I am thinking about taking the Excel 2010 Expert Certification Exam (http://www.microsoft.com/learning/en/us/Exam.aspx?ID=77-888&Locale=en-us). Has anyone taken this or one like it? 

Just doing a quick search I found alot of training resources, but I am looking for advice on the best way to prepare for the exam, or any insight into the type of questions on the exam. Thanks.


----------



## Pampoenpit (Dec 30, 2011)

Hi There

Have you been able to find anymore help for taking this exam?

I'm planning to take this exam (77-888 - Excel 2010) in the next two months. The Word expert exam was ridiculously easy and I felt it was really "shallow". I have taken the Excel Specialist exam and got 95% but feel it was extremely hard. There were a lot of formulas in there that you had to fix. So in light of how hard the specialist exam was I'm trying to find all possible resources to prepare and pass the expert exam first time.

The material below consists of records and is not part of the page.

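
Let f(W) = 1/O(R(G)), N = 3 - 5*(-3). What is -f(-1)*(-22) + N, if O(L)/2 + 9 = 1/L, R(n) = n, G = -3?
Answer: 471/28 ≈ 16.821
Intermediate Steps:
O(L) = -18 + 2/L
N = 18 (N = 3 + 15 = 18)
f(W) = -3/56 (f(W) = 1/(-18 + 2/(-3)) = 1/(-18 + 2*(-1/3)) = 1/(-18 - 2/3) = 1/(-56/3) = -3/56)
-f(-1)*(-22) + N = -1*(-3/56)*(-22) + 18 = (3/56)*(-22) + 18 = -33/28 + 18 = 471/28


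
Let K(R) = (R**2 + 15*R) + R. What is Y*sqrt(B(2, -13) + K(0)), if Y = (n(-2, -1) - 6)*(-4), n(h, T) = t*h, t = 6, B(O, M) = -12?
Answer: 144*I*sqrt(3) ≈ 249.42*I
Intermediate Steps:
K(R) = R**2 + 16*R
n(h, T) = 6*h
Y = 72 (Y = (6*(-2) - 6)*(-4) = (-12 - 6)*(-4) = -18*(-4) = 72)
Y*sqrt(B(2, -13) + K(0)) = 72*sqrt(-12 + 0*(16 + 0)) = 72*sqrt(-12 + 0*16) = 72*sqrt(-12 + 0) = 72*sqrt(-12) = 72*(2*I*sqrt(3)) = 144*I*sqrt(3)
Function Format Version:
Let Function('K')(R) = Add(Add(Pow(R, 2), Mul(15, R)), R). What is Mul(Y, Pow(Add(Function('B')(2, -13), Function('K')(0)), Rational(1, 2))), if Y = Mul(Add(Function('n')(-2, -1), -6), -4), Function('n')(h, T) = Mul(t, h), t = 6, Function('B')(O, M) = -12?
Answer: Mul(144, I, Pow(3, Rational(1, 2))) ≈ Mul(249.42, I)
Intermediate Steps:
Function('K')(R) = Add(Pow(R, 2), Mul(16, R))
Function('n')(h, T) = Mul(6, h)
Y = 72 (Y = Mul(Add(Mul(6, -2), -6), -4) = Mul(Add(-12, -6), -4) = Mul(-18, -4) = 72)
Mul(Y, Pow(Add(Function('B')(2, -13), Function('K')(0)), Rational(1, 2))) = Mul(72, Pow(Add(-12, Mul(0, Add(16, 0))), Rational(1, 2))) = Mul(72, Pow(Add(-12, Mul(0, 16)), Rational(1, 2))) = Mul(72, Pow(Add(-12, 0), Rational(1, 2))) = Mul(72, Pow(-12, Rational(1, 2))) = Mul(72, Mul(2, I, Pow(3, Rational(1, 2)))) = Mul(144, I, Pow(3, Rational(1, 2)))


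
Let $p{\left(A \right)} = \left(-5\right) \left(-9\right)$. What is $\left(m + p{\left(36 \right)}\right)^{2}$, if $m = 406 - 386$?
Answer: $4225$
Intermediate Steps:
$p{\left(A \right)} = 45$
$m = 20$
$\left(m + p{\left(36 \right)}\right)^{2} = \left(20 + 45\right)^{2} = 65^{2} = 4225$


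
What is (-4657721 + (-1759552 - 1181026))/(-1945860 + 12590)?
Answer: 7598299/1933270 ≈ 3.9303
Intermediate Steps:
(-4657721 + (-1759552 - 1181026))/(-1945860 + 12590) = (-4657721 - 2940578)/(-1933270) = -7598299*(-1/1933270) = 7598299/1933270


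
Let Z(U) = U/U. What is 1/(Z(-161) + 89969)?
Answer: 1/89970 ≈ 1.1115e-5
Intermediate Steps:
Z(U) = 1
1/(Z(-161) + 89969) = 1/(1 + 89969) = 1/89970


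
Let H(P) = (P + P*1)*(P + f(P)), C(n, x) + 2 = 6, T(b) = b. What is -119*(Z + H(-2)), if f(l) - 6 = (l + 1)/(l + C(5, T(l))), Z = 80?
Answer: -7854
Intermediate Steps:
C(n, x) = 4 (C(n, x) = -2 + 6 = 4)
f(l) = 6 + (1 + l)/(4 + l) (f(l) = 6 + (l + 1)/(l + 4) = 6 + (1 + l)/(4 + l))
H(P) = 2*P*(P + (25 + 7*P)/(4 + P)) (H(P) = (P + P*1)*(P + (25 + 7*P)/(4 + P)) = (P + P)*(P + (25 + 7*P)/(4 + P)) = (2*P)*(P + (25 + 7*P)/(4 + P)) = 2*P*(P + (25 + 7*P)/(4 + P)))
-119*(Z + H(-2)) = -119*(80 + 2*(-2)*(25 + (-2)² + 11*(-2))/(4 - 2)) = -119*(80 + 2*(-2)*(25 + 4 - 22)/2) = -119*(80 + 2*(-2)*(½)*7) = -119*(80 - 14) = -119*66 = -7854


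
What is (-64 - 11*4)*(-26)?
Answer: 2808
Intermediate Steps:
(-64 - 11*4)*(-26) = (-64 - 44)*(-26) = -108*(-26) = 2808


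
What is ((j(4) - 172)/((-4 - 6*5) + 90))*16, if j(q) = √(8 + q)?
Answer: -344/7 + 4*√3/7 ≈ -48.153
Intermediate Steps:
((j(4) - 172)/((-4 - 6*5) + 90))*16 = ((√(8 + 4) - 172)/((-4 - 6*5) + 90))*16 = ((√12 - 172)/((-4 - 30) + 90))*16 = ((2*√3 - 172)/(-34 + 90))*16 = ((-172 + 2*√3)/56)*16 = ((-172 + 2*√3)*(1/56))*16 = (-43/14 + √3/28)*16 = -344/7 + 4*√3/7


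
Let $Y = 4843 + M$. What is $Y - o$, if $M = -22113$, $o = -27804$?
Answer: $10534$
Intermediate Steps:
$Y = -17270$ ($Y = 4843 - 22113 = -17270$)
$Y - o = -17270 - -27804 = -17270 + 27804 = 10534$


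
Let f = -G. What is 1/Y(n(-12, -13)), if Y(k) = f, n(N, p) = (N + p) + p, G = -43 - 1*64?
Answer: 1/107 ≈ 0.0093458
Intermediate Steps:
G = -107 (G = -43 - 64 = -107)
n(N, p) = N + 2*p
f = 107 (f = -1*(-107) = 107)
Y(k) = 107
1/Y(n(-12, -13)) = 1/107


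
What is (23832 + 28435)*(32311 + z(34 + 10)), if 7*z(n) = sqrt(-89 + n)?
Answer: 1688799037 + 156801*I*sqrt(5)/7 ≈ 1.6888e+9 + 50088.0*I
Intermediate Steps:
z(n) = sqrt(-89 + n)/7
(23832 + 28435)*(32311 + z(34 + 10)) = (23832 + 28435)*(32311 + sqrt(-89 + (34 + 10))/7) = 52267*(32311 + sqrt(-89 + 44)/7) = 52267*(32311 + sqrt(-45)/7) = 52267*(32311 + (3*I*sqrt(5))/7) = 52267*(32311 + 3*I*sqrt(5)/7) = 1688799037 + 156801*I*sqrt(5)/7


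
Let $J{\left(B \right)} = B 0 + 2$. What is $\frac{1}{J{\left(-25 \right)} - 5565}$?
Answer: $- \frac{1}{5563} \approx -0.00017976$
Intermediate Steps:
$J{\left(B \right)} = 2$ ($J{\left(B \right)} = 0 + 2 = 2$)
$\frac{1}{J{\left(-25 \right)} - 5565} = \frac{1}{2 - 5565} = \frac{1}{-5563} = - \frac{1}{5563}$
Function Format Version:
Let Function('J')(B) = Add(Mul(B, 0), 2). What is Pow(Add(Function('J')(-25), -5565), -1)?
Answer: Rational(-1, 5563) ≈ -0.00017976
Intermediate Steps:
Function('J')(B) = 2 (Function('J')(B) = Add(0, 2) = 2)
Pow(Add(Function('J')(-25), -5565), -1) = Pow(Add(2, -5565), -1) = Pow(-5563, -1) = Rational(-1, 5563)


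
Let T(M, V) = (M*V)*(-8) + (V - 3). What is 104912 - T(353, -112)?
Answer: -211261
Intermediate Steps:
T(M, V) = -3 + V - 8*M*V (T(M, V) = -8*M*V + (-3 + V) = -3 + V - 8*M*V)
104912 - T(353, -112) = 104912 - (-3 - 112 - 8*353*(-112)) = 104912 - (-3 - 112 + 316288) = 104912 - 1*316173 = 104912 - 316173 = -211261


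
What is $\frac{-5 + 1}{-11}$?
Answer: $\frac{4}{11} \approx 0.36364$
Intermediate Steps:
$\frac{-5 + 1}{-11} = \left(-4\right) \left(- \frac{1}{11}\right) = \frac{4}{11}$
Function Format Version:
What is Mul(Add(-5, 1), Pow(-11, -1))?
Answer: Rational(4, 11) ≈ 0.36364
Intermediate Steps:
Mul(Add(-5, 1), Pow(-11, -1)) = Mul(-4, Rational(-1, 11)) = Rational(4, 11)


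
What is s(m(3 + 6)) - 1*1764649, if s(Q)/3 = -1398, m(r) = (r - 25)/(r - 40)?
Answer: -1768843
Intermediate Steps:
m(r) = (-25 + r)/(-40 + r)
s(Q) = -4194 (s(Q) = 3*(-1398) = -4194)
s(m(3 + 6)) - 1*1764649 = -4194 - 1*1764649 = -4194 - 1764649 = -1768843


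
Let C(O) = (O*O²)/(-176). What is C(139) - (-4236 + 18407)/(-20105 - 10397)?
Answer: -40957128321/2684176 ≈ -15259.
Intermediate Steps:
C(O) = -O³/176 (C(O) = O³*(-1/176) = -O³/176)
C(139) - (-4236 + 18407)/(-20105 - 10397) = -1/176*139³ - (-4236 + 18407)/(-20105 - 10397) = -1/176*2685619 - 14171/(-30502) = -2685619/176 - 14171*(-1)/30502 = -2685619/176 - 1*(-14171/30502) = -2685619/176 + 14171/30502 = -40957128321/2684176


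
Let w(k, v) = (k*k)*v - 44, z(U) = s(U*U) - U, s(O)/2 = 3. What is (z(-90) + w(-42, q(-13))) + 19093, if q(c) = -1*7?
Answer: 6797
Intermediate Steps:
s(O) = 6 (s(O) = 2*3 = 6)
q(c) = -7
z(U) = 6 - U
w(k, v) = -44 + v*k² (w(k, v) = k²*v - 44 = v*k² - 44 = -44 + v*k²)
(z(-90) + w(-42, q(-13))) + 19093 = ((6 - 1*(-90)) + (-44 - 7*(-42)²)) + 19093 = ((6 + 90) + (-44 - 7*1764)) + 19093 = (96 + (-44 - 12348)) + 19093 = (96 - 12392) + 19093 = -12296 + 19093 = 6797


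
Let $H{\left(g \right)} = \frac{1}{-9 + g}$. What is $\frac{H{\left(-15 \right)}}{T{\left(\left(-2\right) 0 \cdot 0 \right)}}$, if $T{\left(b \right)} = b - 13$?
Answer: $\frac{1}{312} \approx 0.0032051$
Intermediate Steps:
$T{\left(b \right)} = -13 + b$
$\frac{H{\left(-15 \right)}}{T{\left(\left(-2\right) 0 \cdot 0 \right)}} = \frac{1}{\left(-9 - 15\right) \left(-13 + \left(-2\right) 0 \cdot 0\right)} = \frac{1}{\left(-24\right) \left(-13 + 0 \cdot 0\right)} = - \frac{1}{24 \left(-13 + 0\right)} = - \frac{1}{24 \left(-13\right)} = \left(- \frac{1}{24}\right) \left(- \frac{1}{13}\right) = \frac{1}{312}$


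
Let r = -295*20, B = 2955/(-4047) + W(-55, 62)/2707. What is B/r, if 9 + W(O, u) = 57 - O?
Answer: 631862/5386320925 ≈ 0.00011731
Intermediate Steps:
W(O, u) = 48 - O (W(O, u) = -9 + (57 - O) = 48 - O)
B = -2527448/3651743 (B = 2955/(-4047) + (48 - 1*(-55))/2707 = 2955*(-1/4047) + (48 + 55)*(1/2707) = -985/1349 + 103*(1/2707) = -985/1349 + 103/2707 = -2527448/3651743 ≈ -0.69212)
r = -5900 (r = -59*100 = -5900)
B/r = -2527448/3651743/(-5900) = -2527448/3651743*(-1/5900) = 631862/5386320925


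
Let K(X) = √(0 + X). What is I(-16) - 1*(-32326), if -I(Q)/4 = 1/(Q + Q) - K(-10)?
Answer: 258609/8 + 4*I*√10 ≈ 32326.0 + 12.649*I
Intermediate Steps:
K(X) = √X
I(Q) = -2/Q + 4*I*√10 (I(Q) = -4*(1/(Q + Q) - √(-10)) = -4*(1/(2*Q) - I*√10) = -2/Q + 4*I*√10)
I(-16) - 1*(-32326) = (-2/(-16) + 4*I*√10) - 1*(-32326) = (-2*(-1/16) + 4*I*√10) + 32326 = (⅛ + 4*I*√10) + 32326 = 258609/8 + 4*I*√10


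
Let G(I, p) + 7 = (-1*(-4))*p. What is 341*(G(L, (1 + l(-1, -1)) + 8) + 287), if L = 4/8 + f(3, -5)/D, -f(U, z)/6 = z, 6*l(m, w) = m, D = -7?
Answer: 322586/3 ≈ 1.0753e+5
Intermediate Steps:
l(m, w) = m/6
f(U, z) = -6*z
L = -53/14 (L = 4/8 - 6*(-5)/(-7) = 4*(⅛) + 30*(-⅐) = ½ - 30/7 = -53/14 ≈ -3.7857)
G(I, p) = -7 + 4*p (G(I, p) = -7 + (-1*(-4))*p = -7 + 4*p)
341*(G(L, (1 + l(-1, -1)) + 8) + 287) = 341*((-7 + 4*((1 + (⅙)*(-1)) + 8)) + 287) = 341*((-7 + 4*((1 - ⅙) + 8)) + 287) = 341*((-7 + 4*(⅚ + 8)) + 287) = 341*((-7 + 4*(53/6)) + 287) = 341*((-7 + 106/3) + 287) = 341*(85/3 + 287) = 341*(946/3) = 322586/3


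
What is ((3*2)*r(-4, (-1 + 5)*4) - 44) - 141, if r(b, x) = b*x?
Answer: -569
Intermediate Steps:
((3*2)*r(-4, (-1 + 5)*4) - 44) - 141 = ((3*2)*(-4*(-1 + 5)*4) - 44) - 141 = (6*(-16*4) - 44) - 141 = (6*(-4*16) - 44) - 141 = (6*(-64) - 44) - 141 = (-384 - 44) - 141 = -428 - 141 = -569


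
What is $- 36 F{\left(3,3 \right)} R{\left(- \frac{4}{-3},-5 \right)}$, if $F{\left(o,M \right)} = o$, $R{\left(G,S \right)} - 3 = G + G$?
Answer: $-612$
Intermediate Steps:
$R{\left(G,S \right)} = 3 + 2 G$ ($R{\left(G,S \right)} = 3 + \left(G + G\right) = 3 + 2 G$)
$- 36 F{\left(3,3 \right)} R{\left(- \frac{4}{-3},-5 \right)} = \left(-36\right) 3 \left(3 + 2 \left(- \frac{4}{-3}\right)\right) = - 108 \left(3 + 2 \left(\left(-4\right) \left(- \frac{1}{3}\right)\right)\right) = - 108 \left(3 + 2 \cdot \frac{4}{3}\right) = - 108 \left(3 + \frac{8}{3}\right) = \left(-108\right) \frac{17}{3} = -612$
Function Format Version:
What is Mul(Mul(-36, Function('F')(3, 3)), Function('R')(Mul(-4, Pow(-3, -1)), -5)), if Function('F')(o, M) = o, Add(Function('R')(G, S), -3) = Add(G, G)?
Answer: -612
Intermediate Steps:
Function('R')(G, S) = Add(3, Mul(2, G)) (Function('R')(G, S) = Add(3, Add(G, G)) = Add(3, Mul(2, G)))
Mul(Mul(-36, Function('F')(3, 3)), Function('R')(Mul(-4, Pow(-3, -1)), -5)) = Mul(Mul(-36, 3), Add(3, Mul(2, Mul(-4, Pow(-3, -1))))) = Mul(-108, Add(3, Mul(2, Mul(-4, Rational(-1, 3))))) = Mul(-108, Add(3, Mul(2, Rational(4, 3)))) = Mul(-108, Add(3, Rational(8, 3))) = Mul(-108, Rational(17, 3)) = -612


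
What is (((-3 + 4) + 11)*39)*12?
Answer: 5616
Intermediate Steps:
(((-3 + 4) + 11)*39)*12 = ((1 + 11)*39)*12 = (12*39)*12 = 468*12 = 5616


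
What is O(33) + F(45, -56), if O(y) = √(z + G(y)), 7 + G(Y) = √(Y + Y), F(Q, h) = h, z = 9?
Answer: -56 + √(2 + √66) ≈ -52.818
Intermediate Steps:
G(Y) = -7 + √2*√Y (G(Y) = -7 + √(Y + Y) = -7 + √(2*Y) = -7 + √2*√Y)
O(y) = √(2 + √2*√y) (O(y) = √(9 + (-7 + √2*√y)) = √(2 + √2*√y))
O(33) + F(45, -56) = √(2 + √2*√33) - 56 = √(2 + √66) - 56 = -56 + √(2 + √66)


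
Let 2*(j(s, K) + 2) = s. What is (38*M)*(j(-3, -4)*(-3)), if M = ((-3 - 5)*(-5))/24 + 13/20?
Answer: 18487/20 ≈ 924.35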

I have purchased the MOS 2010 Study Guide for Microsoft Word Expert, Excel Expert, Access and Sharepoint. I found on the Word exam that the book didn't cover even half of the questions that appeared in the exam.

I also bought on recommendation: Business Analysis: Microsoft Excel 2010 - this is a brilliant book to prepare you for the formulas and functions part of the exam. It also comes with a comprehensive set of downloadable workbooks to practice on.

Please let me know if you were able to find anymore info? It seems there is hardly any info out there regarding resources for this exam and I have not been able to find people's feedback or reviews of the exam at all.

j


----------



## kevin87 (Dec 31, 2011)

J, 

Thanks for your response.  Unfortunately, I've been finding out pretty much the same thing as you have; the books don't cover the test material very well.  

Also, things have been kind of crazy for me at the end of the year so I haven't really had alot of time to study or find out too much more about the exam.  Hopefully, I'll have more time in the new year to focus on it.

I'll post back here if I find anything useful.


----------